Frank Miller wyzywa demonstrantów
"Wszyscy są zbyt uprzejmi mówiąc o tym nonsensie" - zaczyna swój wywód Miller. I trzeba przyznać, że sam nie przebiera w słowach i we wpisie zatytułowanym "Anarchia" sięga po najcięższe oskarżenia i obelgi.
14.11.2011 | aktual.: 29.10.2013 16:55
Toczące się w wielu amerykańskich miastach protesty rysownik nazywa zamachem na pierwszą poprawkę (gwarantującą wolność słowa), a ich uczestników wyzywa od prostaków, złodziei i gwałcicieli, karmionych nostalgią za czasami rewolucji obyczajowej lat 60. Zdaniem rysownika "ci klauni nie są w stanie osiągnąć nic poza zaszkodzeniem Ameryce ".

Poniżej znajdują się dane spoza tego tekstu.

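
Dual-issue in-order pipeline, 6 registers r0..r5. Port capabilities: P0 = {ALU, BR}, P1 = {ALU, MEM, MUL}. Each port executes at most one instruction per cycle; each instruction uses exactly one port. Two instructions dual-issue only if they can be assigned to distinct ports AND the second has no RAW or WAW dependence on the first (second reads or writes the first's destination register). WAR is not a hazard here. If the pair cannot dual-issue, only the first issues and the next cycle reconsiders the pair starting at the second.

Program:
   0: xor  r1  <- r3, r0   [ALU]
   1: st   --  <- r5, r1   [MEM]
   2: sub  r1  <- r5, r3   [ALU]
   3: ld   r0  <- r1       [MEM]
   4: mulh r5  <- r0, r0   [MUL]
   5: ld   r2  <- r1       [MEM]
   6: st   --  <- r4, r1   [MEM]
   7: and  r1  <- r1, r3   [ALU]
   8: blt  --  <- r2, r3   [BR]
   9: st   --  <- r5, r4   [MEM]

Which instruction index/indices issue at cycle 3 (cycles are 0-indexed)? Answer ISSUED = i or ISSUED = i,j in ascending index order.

#0 head=0: xor.ALU i0 RAW r1
#1 head=1: st.MEM;sub.ALU i1/i2 dual
#2 head=3: ld.MEM i3 no-port MEM/MUL
#3 head=4: mulh.MUL i4 no-port MUL/MEM
#4 head=5: ld.MEM i5 no-port MEM/MEM
#5 head=6: st.MEM;and.ALU i6/i7 dual
#6 head=8: blt.BR;st.MEM i8/i9 dual

ISSUED = 4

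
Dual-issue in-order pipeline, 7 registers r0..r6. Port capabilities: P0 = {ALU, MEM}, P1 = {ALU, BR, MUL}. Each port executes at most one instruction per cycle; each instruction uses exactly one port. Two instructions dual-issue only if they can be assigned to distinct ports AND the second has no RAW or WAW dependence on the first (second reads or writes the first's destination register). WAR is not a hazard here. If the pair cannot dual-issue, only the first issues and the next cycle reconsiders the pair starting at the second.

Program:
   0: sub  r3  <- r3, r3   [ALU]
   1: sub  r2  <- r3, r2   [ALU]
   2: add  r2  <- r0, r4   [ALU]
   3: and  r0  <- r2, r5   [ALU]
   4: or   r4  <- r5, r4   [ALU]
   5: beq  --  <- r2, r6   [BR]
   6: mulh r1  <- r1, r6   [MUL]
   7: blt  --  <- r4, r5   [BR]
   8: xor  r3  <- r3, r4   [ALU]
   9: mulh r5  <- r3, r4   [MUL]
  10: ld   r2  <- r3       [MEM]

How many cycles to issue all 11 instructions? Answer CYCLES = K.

0. sub.ALU @i0  | RAW r3
1. sub.ALU @i1  | WAW r2
2. add.ALU @i2  | RAW r2
3. and.ALU;or.ALU @i3,i4  | pair
4. beq.BR @i5  | no-port BR/MUL
5. mulh.MUL @i6  | no-port MUL/BR
6. blt.BR;xor.ALU @i7,i8  | pair
7. mulh.MUL;ld.MEM @i9,i10  | pair

CYCLES = 8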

Miller wskazuje też, kto korzysta na protestach lewicującej młodzieży - jego zdaniem to Al-Kaida i islamiści. "Wróg - mój, bo okazuje się, że nie wasz - z pewnością chichocze teraz ponuro, a być może nawet rechocze rubasznie, oglądając wasz daremny, dziecinny, wyniszczający spektakl."
Ale artysta ma też pozytywne przesłanie dla protestujących. Poza oczywistą radą, by znaleźli w końcu pracę Miller pisze także: "Miejcie trochę przyzwoitości i wracajcie do domu frajerzy. Wracajcie do piwnicy waszej mamy i pobawcie się waszym Władcą Warcrafta. Albo przystąpcie do prawdziwej walki, może nasza armia zrobi z wami coś dobrego!"
Dla uważnych czytelników komiksów Millera, jego wybuch nie powinien być niczym szokującym. Rysownik otwarcie popierał wytoczoną przez George'a Busha Jr. "wojnę z terrorem", a jego najnowszy komiks, "Holy Terror", opowiada o superbohaterach walczących z islamskimi terrorystami - przy czym, jak zauważył magazyn "Wired" Miller nie trudził się w odróżnianiu terrorysty od przeciętnego Araba.
Occupy Wall Street to seria demonstracji o charakterze okupacyjnym, które rozpoczęły się 17 września 2011 w Zuccotti Park w Nowym Jorku, a następnie rozlały się na całe Stany Zjednoczone (demonstracje wspierające Occupy Wall Street odbyły się także w Europie, w tym, bardzo nieliczna, w Polsce). Uczestnicy ruchu twierdzą, że są przedstawicielami 99 procent społeczeństwa, które ma dość ponoszenia odpowiedzialności za nierozważne działania 1 procenta najbogatszych. Krytyka OWS skierowana jest przeciwko blokującym prospołeczne reformy finansistom z Wall Street, których oskarżają o wywołanie trwającego kryzysu. W trakcie demonstracji, w których uczestniczą tysiące ludzi, doszło do groźnych incydentów - w tym gwałtów, pobić, kradzieży i handlu narkotykami.